Por mais voltas que se dê ao assunto, cada concelho é uma realidade muito específica, pelo que as leituras tendem a resumir-se a meras especulações com o objectivo de conseguir ganhos para um determinado partido.
Vamos a um exemplo: o Bloco atribuiu o grau de “excelência” aos seus resultados. Francisco Louçã destacou uma subida generalizada, comparando os resultados com as Autárquicas de 2001. Na mesma intervenção, o líder do Bloco sublinhou a derrota do PS, comparando os resultados com as recentes Legislativas. Curiosamente, as situações do PS e do BE são absolutamente iguais.
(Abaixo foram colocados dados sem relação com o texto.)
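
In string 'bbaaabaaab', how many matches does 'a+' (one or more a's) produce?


Pattern 'a+' matches one or more consecutive a's.
String: 'bbaaabaaab'
Scanning for runs of a:
  Match 1: 'aaa' (length 3)
  Match 2: 'aaa' (length 3)
Total matches: 2

2


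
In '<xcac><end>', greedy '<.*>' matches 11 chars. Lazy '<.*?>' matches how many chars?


Greedy '<.*>' tries to match as MUCH as possible.
Lazy '<.*?>' tries to match as LITTLE as possible.

String: '<xcac><end>'
Greedy '<.*>' starts at first '<' and extends to the LAST '>': '<xcac><end>' (11 chars)
Lazy '<.*?>' starts at first '<' and stops at the FIRST '>': '<xcac>' (6 chars)

6


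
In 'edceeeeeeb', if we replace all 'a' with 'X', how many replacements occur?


re.sub('a', 'X', text) replaces every occurrence of 'a' with 'X'.
Text: 'edceeeeeeb'
Scanning for 'a':
Total replacements: 0

0


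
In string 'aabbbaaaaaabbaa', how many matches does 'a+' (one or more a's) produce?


Pattern 'a+' matches one or more consecutive a's.
String: 'aabbbaaaaaabbaa'
Scanning for runs of a:
  Match 1: 'aa' (length 2)
  Match 2: 'aaaaaa' (length 6)
  Match 3: 'aa' (length 2)
Total matches: 3

3


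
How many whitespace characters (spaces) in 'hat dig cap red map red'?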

Tal como o Bloco, os socialistas subiram em relação às autárquicas de 2001. Tal como o PS, os bloquistas perderam uma fatia importante dos votos conseguidos nas Legislativas. Por aqui se vê a coerência de algumas análises.
Para além de leituras enviesadas, as autárquicas desencadearam o debate acerca das candidaturas independentes. Os chamados “falsos independentes” e os candidatos arguidos em processos estiveram na berlinda, com alguns comentadores a defenderem alterações legislativas que impeçam estas candidaturas.
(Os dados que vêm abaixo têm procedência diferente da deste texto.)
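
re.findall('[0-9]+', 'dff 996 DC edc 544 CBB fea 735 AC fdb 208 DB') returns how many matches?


Pattern '[0-9]+' finds one or more digits.
Text: 'dff 996 DC edc 544 CBB fea 735 AC fdb 208 DB'
Scanning for matches:
  Match 1: '996'
  Match 2: '544'
  Match 3: '735'
  Match 4: '208'
Total matches: 4

4


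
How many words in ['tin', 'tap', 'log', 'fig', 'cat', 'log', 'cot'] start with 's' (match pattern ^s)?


Pattern ^s anchors to start of word. Check which words begin with 's':
  'tin' -> no
  'tap' -> no
  'log' -> no
  'fig' -> no
  'cat' -> no
  'log' -> no
  'cot' -> no
Matching words: []
Count: 0

0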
Embora estejamos perante questões de ordem ética, é evidente que a legislação se deverá adaptar a esta nova realidade. Se no caso dos “falsos independentes” há pouco a fazer – não se pode privar ninguém de ser candidato só porque entrou em litígio com o seu partido – quando falamos de arguidos a situação é diferente. A legislação já prevê determinadas situações, mas é preciso enquadrar novas possibilidades, como impedir que cidadãos fugidos à Justiça possam ser candidatos, por exemplo. Veja-se o caso de Fátima Felgueiras: acusada de 23 crimes, a autarca fugiu do país. Regressou agora para ganhar as eleições e, num indecoroso discurso de vitória, criticou tudo e todos, quando é ela quem tem contas pendentes com a Justiça. Simplesmente, vergonhoso. Situações como esta não deviam acontecer numa democracia madura.